The current quarter brought in $105.5 million in revenue, slightly below the level of the same quarter last year. There are still 2.9 million active buyers —the user base isn’t growing, but average spending per customer has risen to $356 per year.
What’s Actually Changing
Fiverr is trying to rebuild its business model. The original platform functioned as a marketplace for small digital tasks at fixed prices—a logo for $5, text editing for $10. But AI has increasingly been taking over this market segment.
Management is therefore betting on higher-value services. The number of clients spending over $1,000 on a single project on the platform grew by 18% year-over-year. The “Services revenue” segment—that is, direct services managed by the platform, not just brokerage— reached $38.4 million in Q1 2026, a 30% year-over-year increase. This segment accounts for roughly 36% of total revenue and is currently the fastest-growing part of the business.
However, the restructuring of this large organization is ongoing. CEO Micha Kaufman himself described 2026 as a transitional year —one of investment, with no guarantee of immediate results. Management expects to see more significant effects from the transformation in the second half of the year at the earliest, and in 2027.
"We are seeing the first signs that our investments in high-value projects and platform capabilities are beginning to pay off."
Micha Kaufman, CEO of Fiverr
Margins hold steady, analysts lower targets
Despite the decline in revenue, Fiverr has so far managed to maintain profitability. Adjusted EBITDA in Q1 2026 reached $22.6 million, with the margin rising to 21% —an improvement of more than 3 percentage points year-over-year. The company generates free cash flow of around $21 million per quarter and has an approved share buyback program for an additional $59.5 million.
The problem, however, is that margins could decline over the course of the year. Guidance for Q2 2026 anticipates revenue of $95 million to $103 million and EBITDA margins of around 18%—significantly below the Q1 level. The year 2026 as a whole is expected to yield an average margin of around 18%, as the company increases investments in platform restructuring.
Analysts reacted to this with caution. In February 2026, BTIG lowered its price target from $31 to $18 but maintained its “Buy” rating. The market consensus is significantly more cautious today than in last year’s briefing—the “Hold” rating prevails.
"Fiverr remains in a transitional year, where growing momentum in high-value deals has yet to offset challenges on the core platform."
TipRanks, Analyst Summary, April 2026
Two Faces of One Platform
The paradox of Fiverr lies in the fact that the company looks different across two distinct metrics.

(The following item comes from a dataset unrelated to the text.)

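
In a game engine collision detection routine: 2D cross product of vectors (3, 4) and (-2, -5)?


u x v = u_x*v_y - u_y*v_x = 3*(-5) - 4*(-2)
= (-15) - (-8) = -7

-7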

On one hand: declining total revenue, stagnating buyer numbers, and a stock drop of tens of percent over the past 12 months. Strong competition from Upwork, but also growing pressure from AI tools that are taking over routine tasks—which previously formed the basis of Fiverr’s traditional catalog.
On the other hand: improving margins, rising spending by premium customers, solid cash flow, and a meaningful strategy focused on more complex projects. Fiverr Pro—a curated tier of verified freelancers—is showing its first concrete results: tests of the new matching system have reduced the mismatch rate between clients and freelancers by nearly 10%.
What the numbers say today
Current snapshot as of June 2026:
Stock price: $10 (52-week range: $9.67 - $33.96)
Market capitalization: $350 million
FY 2025 revenue: $430.9 million (+10.1% year-over-year)
FY 2026 guidance: $380–420 million (3–12% decline)
Q1 2026 EBITDA margin: 21%
Q1 2026 services revenue: $38.4 million
Spend per buyer: $356
Fiverr is currently a story of ongoing restructuring in a challenging environment. The transformation may succeed—but 2026 will likely be worse before things get better in 2027. This is a call for patience, not for quick profits.